Irish Times, 11 January 1913, 9

The Dublin Irish Times has a report (p. 9; above) of a 'mysterious airship' seen on last Wednesday, 8 January 1913, at Newport, Co. Mayo, on the northwest coast of Ireland. It was first seen at 6.40pm to the southwest, and looked 'at first' like 'a very large, bright star'. It shortly 'was seen to move slightly to and fro, and at times was surrounded by a kind of luminous haze, such as is formed when strong light falls on smoke or vapour'.

It then occurred to those who were watching it that the light belonged to some airship, probably a dirigible, and that the haze was caused by vapour from the engine being blown across the path of the light. It seemed as if the airship was trying to approach the lights of the town, but was unable to do so owing to the strong easterly wind that was blowing. Many recalled the airship that was said to have flown over Sheerness some time ago, and the word 'Germans' was heard pretty often.

The light seemed to be 'about two miles distant, over the sea, and at an elevation of between 500 and 1,000 feet'. Some people 'affirmed that they distinctly heard the whirr of propellers'. It remained visible in 'nearly the same position' for about an hour, 'seemingly struggling against the wind, and considerable excitement prevailed among the crowd of onlookers'. At 7.50pm 'the airmen seemed to have abandoned the attempt to reach Newport in the face of the wind', because the light 'suddenly' moved southwest and then disappeared. Two or three policemen were among the witnesses, having been alerted shortly after the airship was first seen; after it had gone Sergeant Padian, RIC, telegraphed 'the police of Westport, etc.' to look out for it but without result. Since 'the easterly wind increased to a gale during the night, it was thought that they [the airmen] had been blown out to sea'.

Flight has taken notice of the airship seen at Dover, though it's almost the last item in today's issue, tucked in with a few miscellaneous announcements between the letters column and the subscription rates on p. 52:

YET again the throb of an aerial motor and the whirr of a propeller has been heard during the hours when most worthy citizens are abed. This time the mysterious aircraft was heard at Dover at 5 a.m. on the 5th inst., but it was not unlikely an aviator from a flying ground, not a hundred miles from Dover, out for a very early spin.

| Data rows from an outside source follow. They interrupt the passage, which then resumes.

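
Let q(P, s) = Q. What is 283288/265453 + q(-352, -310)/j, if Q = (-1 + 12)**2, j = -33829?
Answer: 9551229939/8980009537 ≈ 1.0636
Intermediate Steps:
Q = 121 (Q = 11**2 = 121)
q(P, s) = 121
283288/265453 + q(-352, -310)/j = 283288/265453 + 121/(-33829) = 283288*(1/265453) + 121*(-1/33829) = 283288/265453 - 121/33829 = 9551229939/8980009537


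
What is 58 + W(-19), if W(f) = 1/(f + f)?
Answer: 2203/38 ≈ 57.974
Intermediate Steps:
W(f) = 1/(2*f)
58 + W(-19) = 58 + (½)/(-19) = 58 + (½)*(-1/19) = 58 - 1/38 = 2203/38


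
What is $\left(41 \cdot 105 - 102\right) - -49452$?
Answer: $53655$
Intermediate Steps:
$\left(41 \cdot 105 - 102\right) - -49452 = \left(4305 - 102\right) + 49452 = 4203 + 49452 = 53655$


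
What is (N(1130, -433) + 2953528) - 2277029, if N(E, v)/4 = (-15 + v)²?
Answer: 1479315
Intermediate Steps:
N(E, v) = 4*(-15 + v)²
(N(1130, -433) + 2953528) - 2277029 = (4*(-15 - 433)² + 2953528) - 2277029 = (4*(-448)² + 2953528) - 2277029 = (4*200704 + 2953528) - 2277029 = (802816 + 2953528) - 2277029 = 3756344 - 2277029 = 1479315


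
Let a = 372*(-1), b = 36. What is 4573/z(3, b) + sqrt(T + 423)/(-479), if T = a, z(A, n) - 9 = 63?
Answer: 4573/72 - sqrt(51)/479 ≈ 63.499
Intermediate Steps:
a = -372
z(A, n) = 72 (z(A, n) = 9 + 63 = 72)
T = -372
4573/z(3, b) + sqrt(T + 423)/(-479) = 4573/72 + sqrt(-372 + 423)/(-479) = 4573*(1/72) + sqrt(51)*(-1/479) = 4573/72 - sqrt(51)/479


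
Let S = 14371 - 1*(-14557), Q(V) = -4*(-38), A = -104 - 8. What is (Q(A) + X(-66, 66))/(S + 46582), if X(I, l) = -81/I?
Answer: 3371/1661220 ≈ 0.0020292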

No doubt if aviation progresses as rapidly in the future as it has done in the past it will not be long before episodes such as this will be deemed just in the day's or night's events.

The first and least interesting thing to note here is that the date is given as 5 January, when most accounts have 4 January. The second and almost as uninteresting thing is the allusion to a previous sighting(s). This would seem to be a reference to the Sheerness Incident, except that took place in the early evening, not 'during the hours when most worthy citizens are abed'. The third and most interesting thing is that like the Dover Express, Flight thinks there is nothing in this sighting, though it pins the blame on a British aeroplane rather than a British motorboat. However both explanations rely on the general unfamiliarity of the public with aircraft. On the other hand, the Newport sighting, with the inference drawn by onlookers that the light from the airship was being seen through the exhaust from the engine, seems to suggest that people knew what to expect when looking at aircraft in flight; or rather that they thought they knew.

Otherwise the only other phantom airship mention today is a tiny summary of the Dover sighting in the Tamworth Herald, p. 5.